Oleh: Wilibaldus Kuntam
Ketua Lembaga Kajian Politik dan Hukum pada Lembaga Nusantara Centre
Pemilihan paus baru masih menjadi topik hangat banyak kalangan. Tak hanya kalangan Katolik tapi juga agama lain, bahkan kalangan ateis pun bincang serupa.
Paus Leo XIV tentu punya otoritas dan kekuasaan sebagai pemimpin tertinggi Gereja Katolik dan kepala negara Vatikan. Ini tak bisa disangkal lagi.
Selain itu, paus yang baru adalah teolog Katolik. Sebagai teolog, dirinya tidak bisa tidak terlibat mengatasi masalah kontekstual. Mengapa? Sebabnya sederhana. Teologi hanya bisa dibilang teologi kalau kontekstual.
Apa contoh masalah kontekstual? Ambillah contoh korupsi. Setiap masalah korupsi selalu terhubung dengan kekuasaan dan otoritas. Kekuasan yang tidak dibuat beradab dengan nilai-nilai moral.
Padahal kekuasaan harus diberadabkan agar tidak korup. Persis di sini peran paus baru ditunggu publik.
Peran dan gerakan paus baru tidak bisa terlepas dari spirit Santo Agustinus. Itulah kiranya, teolog ini memasuki Ordo Santo Agustinus (OSA) pada 1 September 1977 di saint louis.
Memilih ordo ini dari sekian banyak pilihan ordo bukan kebetulan tapi kesengajaan. Paus Leo XIV tentu ingin mengabdi dan berkarya seturut spirit, nilai dan ajaran Santo Agustinus.
Banyak karya cemerlang ditulisnya. Satu karya penting adalah soal korupsi, meski Agustinus sendiri tidak membuat buku berisi teori khusus soal korupsi.
Teologisasi Kemerosotan
Sebelum Agustinus, korupsi diartikan sebagai kemerosotan. Kemerosotan dalam banyak hal (Herry B.Priyono, 2018).
Agustinus tak menolak idiom semacam itu tapi Agustinus menyuntikan hormon teologi pada arti korupsi. Dia melihat korupsi sebagai satu bentuk dosa asal.
Dosa asal berarti tindakan manusia menolak kerajaan Allah. Kerajaan Allah adalah kondisi dunia yang penuh dengan cinta, damai dan adil.

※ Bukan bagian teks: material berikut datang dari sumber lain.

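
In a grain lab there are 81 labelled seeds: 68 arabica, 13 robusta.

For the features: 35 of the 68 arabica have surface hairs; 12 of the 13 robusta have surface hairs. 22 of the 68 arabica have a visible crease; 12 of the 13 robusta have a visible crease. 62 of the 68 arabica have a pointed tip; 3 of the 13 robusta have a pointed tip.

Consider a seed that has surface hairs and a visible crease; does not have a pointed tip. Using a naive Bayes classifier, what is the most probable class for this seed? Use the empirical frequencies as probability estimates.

arabica: (68/81) × (35/68) × (22/68) × (6/68) ≈ 0.012335
robusta: (13/81) × (12/13) × (12/13) × (10/13) ≈ 0.105194
Highest score → robusta.

robusta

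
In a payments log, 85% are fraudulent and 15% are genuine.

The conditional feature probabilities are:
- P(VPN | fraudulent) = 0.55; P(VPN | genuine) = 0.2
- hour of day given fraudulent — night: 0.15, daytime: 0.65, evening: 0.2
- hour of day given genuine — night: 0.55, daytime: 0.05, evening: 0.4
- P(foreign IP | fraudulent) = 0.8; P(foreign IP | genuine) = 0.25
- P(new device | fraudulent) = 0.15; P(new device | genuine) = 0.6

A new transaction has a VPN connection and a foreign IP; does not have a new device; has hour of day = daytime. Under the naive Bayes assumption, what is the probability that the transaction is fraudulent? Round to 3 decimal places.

0.999

fraudulent: 0.85 × 0.55 × 0.65 × 0.8 × (1−0.15) = 0.206635
genuine: 0.15 × 0.2 × 0.05 × 0.25 × (1−0.6) = 0.00015
P(fraudulent | x) = 0.206635 / 0.206785 ≈ 0.999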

Agustinus ingin agar orang hidup dalam kerajaan Allah. Inilah yang disebutnya kota Tuhan atau civitas Dei.
Namun, rupanya, ia pun sadar bahwa kota semacam ini sulit ditemukan di dunia ini dan hanya ada di dunia lain. Karenanya, Agustinus tak mau menjadi teolog yang tinggal di menara gading.
Hanya berteori tanpa praktek, selagi memang teori tanpa praktek itu bagai akar tanpa pohon. Itu alasannya, ia mengisi kekosongan kekuasaan pada masa kekaisaran Romawi lalu mencari sebab keruntuhannya.
Ia pun bersuara nyaring: kekaisaran Romawi runtuh karena korupsi! Kota Romawi dihuni para pecundang yang gunakan kekuasaan untuk kepentingan diri. Korupsi yang dulu meruntuhkan kekaisaran Romawi kini terjadi secara global.
Arus Globalisasi Korupsi
Korupsi sudah menjadi persoalan global. Paus Leo XIV memimpin di tengah persoalan krusial seperti ini. Sebagaimana Santo Agustinus terlibat dalam mengatasi masalah korupsi, demikian pula paus yang baru.
Ini mudah, asalkan ada persatuan seperti dalam mottonya “Dalam dia yang satu, kita menjadi satu”. Karenanya, para biarawan dan biarawati secara personal dan instirusi gereja mesti menjadi agen pemberantas korupsi.
Dari struktur paling bawah sampai dengan paling atas berpacu melawan korupsi. Dari jabatan terkecil hingga jabatan yang besar.
Apakah ini bisa? Tentu saja bisa. Apa syaratnya? Syaratnya adalah para biarawan/i dan institusi Gereja Katolik sendiri tidak korup. Bolehlah dibilang bahwa mereka menjadi saksi dan teladan pemberantasan korupsi.
Saya dan Anda tentu tak ingin kisah di abad kegelapan itu terulang. Bagaimana kisahnya? Konon, ada seorang teoritisi moral berteori secara mengagumkan.
Namun, suatu ketika, catatan harian pelacur ditemukan di bawah bantalnya. Ketika dipersoalkan, teoritisi itu hanya bisa beralibi bahwa dirinya hanya bisa menunjukkan panah moralitas tapi tak bisa melakukannya.